Definitely be trying simple things first

I don't really have the time or the money for that right now.
I have a 7 month old at home.

There's to many projects at my house between the house needs work. 72 blazer been down for over a year rear axle came apart. 75 k20 needs TLC. The list of thing I want to do to my jeep and the problems i create by doing so.. it's always something
 
I went into my folders to reassure myself that it was the standard that got the new mains as with 4 tractors it's hard to remember what all has been done to each, after all this was in early 2013. I was able to replace each of the mains from the bottom and then did the plasti-gauge. I know its not near accurate but even the old ones looked great as did the crank. It also got a new timing chain and gears but not rod bearings.
I hope your experiences with the neighbors tractor are as enlightning to CC in NC as they were to me, thanks JD.
 

If you do replace the oil pump check the clearances against the wear limits as specified in the Ferguson manual . Some new pumps have larger clearances new than the maximum wear allowed in the manual .
The pin that holds the impeller onto the shaft can work loose as well . make doubly sure this is really tight [ it is an interference fit ] before installing .
 

I figure I'll end up moving this filter to a better area instead if it just hanging out there the way it is..
Maybe up behind the dash like the original would be
 
(quoted from post at 03:21:41 01/09/16)
(quoted from post at 07:24:22 01/08/16)
(quoted from post at 14:39:51 01/08/16) Finally got some pictures this morning

Where in NC are you?

Near archdale, I'm right at the line of guilford and randolph county

I don't know where that is. I was just curious because although I'm in TN I'm about 40 mins from Asheville.
 

Just my opinion but I think you will find it steers easier with an original steering wheel on it. Bigger wheel=more leverage
 
(quoted from post at 09:21:49 01/09/16)
(quoted from post at 03:21:41 01/09/16)
(quoted from post at 07:24:22 01/08/16)
(quoted from post at 14:39:51 01/08/16) Finally got some pictures this morning

Where in NC are you?

Near archdale, I'm right at the line of guilford and randolph county

I don't know where that is. I was just curious because although I'm in TN I'm about 40 mins from Asheville.
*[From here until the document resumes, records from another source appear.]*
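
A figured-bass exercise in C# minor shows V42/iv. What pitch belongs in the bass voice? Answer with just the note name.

B

The applied chord V42/iv is rooted on C#: C#-E#-G#-B.
The figure 42 means third inversion — the seventh is in the bass.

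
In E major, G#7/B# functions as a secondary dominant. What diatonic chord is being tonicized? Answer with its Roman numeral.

The chord is a dominant seventh chord on G#.
A dominant resolves down a perfect fifth: G# → C#. In E major, C# is scale degree 6, i.e. vi.

vi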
I'm around 170 miles east of Asheville 2.5 to 3 hrs
 

I don't have any problem steering it.. I'm 6 foot 5 inch
320 lbs..
It does feel a bit cramped with the seat it has..
I'm gonna have to modify and move it back more and tilt the front up some.. my butt is constantly trying to slide forwards in that seat..
If that doesn't make me happy I change seats
 
Get a flat steel plate.
Mount that to the tractor.
Get some seat slides from an import.
Mount them on the steel plate.
Get another steel plate.
Mount that on top of the slides.
Mount the tractor seat on top of the second steel plate.
You now have sliding adjustable seat.
Now if your me, You picked up an adjustable seat riser along the way and the seat will go
back and forth, up and down. Now to work on the steering column for tilt and extension...
 
(quoted from post at 09:19:08 01/11/16) Get a flat steel plate.
Mount that to the tractor.
Get some seat slides from an import.
Mount them on the steel plate.
Get another steel plate.
Mount that on top of the slides.
Mount the tractor seat on top of the second steel plate.
You now have sliding adjustable seat.
Now if your me, You picked up an adjustable seat riser along the way and the seat will go
back and forth, up and down. Now to work on the steering column for tilt and extension...
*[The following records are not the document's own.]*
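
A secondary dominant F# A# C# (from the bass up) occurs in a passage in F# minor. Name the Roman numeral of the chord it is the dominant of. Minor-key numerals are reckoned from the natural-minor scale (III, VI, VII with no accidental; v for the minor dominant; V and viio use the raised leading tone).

The chord is a major triad on F#.
A dominant resolves down a perfect fifth: F# → B. In F# minor, B is scale degree 4, i.e. iv.

iv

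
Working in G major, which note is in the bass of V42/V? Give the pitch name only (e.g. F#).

The applied chord V42/V is rooted on A: A-C#-E-G.
The figure 42 means third inversion — the seventh is in the bass.

G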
I like the way,you think..
I've actually got a leather captains chairs out of a van that I was also thinking about putting on there..
I have 2 of these leather comfy seat and i,had the other one in my old beater civic for years.. it sits to good..

Figure if I mounted it to the spring base that is under the current seat it might be real nice and I could use the track from the van seat of course
 
I'll you guys something fun about oil pressure. If it has anything to say in this case I don't know, but here is the story.

A cousin of min has a TEF 20, in other words the 4 cylinder 20C engine.
He had extremely low oil pressure, for years, and he is not a mechanic. Once I was with him changing engine oil, and the spring and plate in the bottom of the filterbox was not there. I thought it had flown out by mistake so I was down in the dirty oil with my hand trying to find it. No such luck. It was never there from he bought the tractor. Who knows how many years it has been gone.
Anyway, we struggled a bit finding new parts, but finaly they arrived. We changed oil, and now the oil pressure came back up. So, something in the filter system makes either the pressure drop, or it makes the gauge silly. I have not studied it, but it was so odd since it had been clearly no or little oil pressure for so long and several oil changes, but when all the parts was in place the pressure got up to normal.

I found it very strange, but that is what happened.